The debate over the change could come to a head on April 21, when the House Energy and Commerce Committee has called the chief executives of AT&T, Deere, Caterpillar and Verizon Communications to a hearing on the matter.
Committee Chairman Henry Waxman, a California Democrat known for calling CEOs to task, invited the executives saying: "The new law is designed to expand coverage and bring down costs, so your assertions are a matter of concern."
The change impacts a small group of companies that are still providing retiree health benefits, mainly manufacturing companies with large contingents of unionized workers. Most companies have abandoned the retiree health business due to escalating healthcare costs.
Companies are obligated by disclosure regulations to declare the charges now, though the cash will not leave their pockets immediately.

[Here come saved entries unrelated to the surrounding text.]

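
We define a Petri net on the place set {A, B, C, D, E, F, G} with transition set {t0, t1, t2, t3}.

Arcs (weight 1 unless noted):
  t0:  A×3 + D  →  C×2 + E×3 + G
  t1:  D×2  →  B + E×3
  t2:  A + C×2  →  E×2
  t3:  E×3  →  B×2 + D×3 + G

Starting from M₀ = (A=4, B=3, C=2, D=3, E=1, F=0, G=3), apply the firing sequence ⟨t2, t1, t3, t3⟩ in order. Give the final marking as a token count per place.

(A=3, B=8, C=0, D=7, E=0, F=0, G=5)

step 1: fire t2:  (A=4, B=3, C=2, D=3, E=1, F=0, G=3) → (A=3, B=3, C=0, D=3, E=3, F=0, G=3)
step 2: fire t1:  (A=3, B=3, C=0, D=3, E=3, F=0, G=3) → (A=3, B=4, C=0, D=1, E=6, F=0, G=3)
step 3: fire t3:  (A=3, B=4, C=0, D=1, E=6, F=0, G=3) → (A=3, B=6, C=0, D=4, E=3, F=0, G=4)
step 4: fire t3:  (A=3, B=6, C=0, D=4, E=3, F=0, G=4) → (A=3, B=8, C=0, D=7, E=0, F=0, G=5)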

Under accounting rules, even though the tax change will not occur until 2013, they need to adjust their books accordingly, estimating far into the future.
"The huge numbers you see are essentially actuarial value of this deduction going out into the future; it's not that a company will write a check for $1 billion," said a veteran tax expert in Washington who works for large companies, but was not authorized to speak on the record.
The passage of the healthcare bill took a year and the fate of the deduction was fluid throughout, which explains why the companies only came out with estimates once it passed.
"People had declared this everything from dead to a sure thing," said Kim Monk, an analyst for investors at Capital Alpha Partners in Washington.
The majority of the charges do seem small in the grand scheme of things. For example, Boeing's $150 million charge compares to an estimated $65 billion in revenue it expects to earn in 2010 alone.
"Both sides of the debate have a point," said Mark Ritter, executive director for the compensation and benefits practice at the accounting firm Grant Thornton. "It is correct that they are taking away something that corporations had before. But now the priorities of Congress have changed."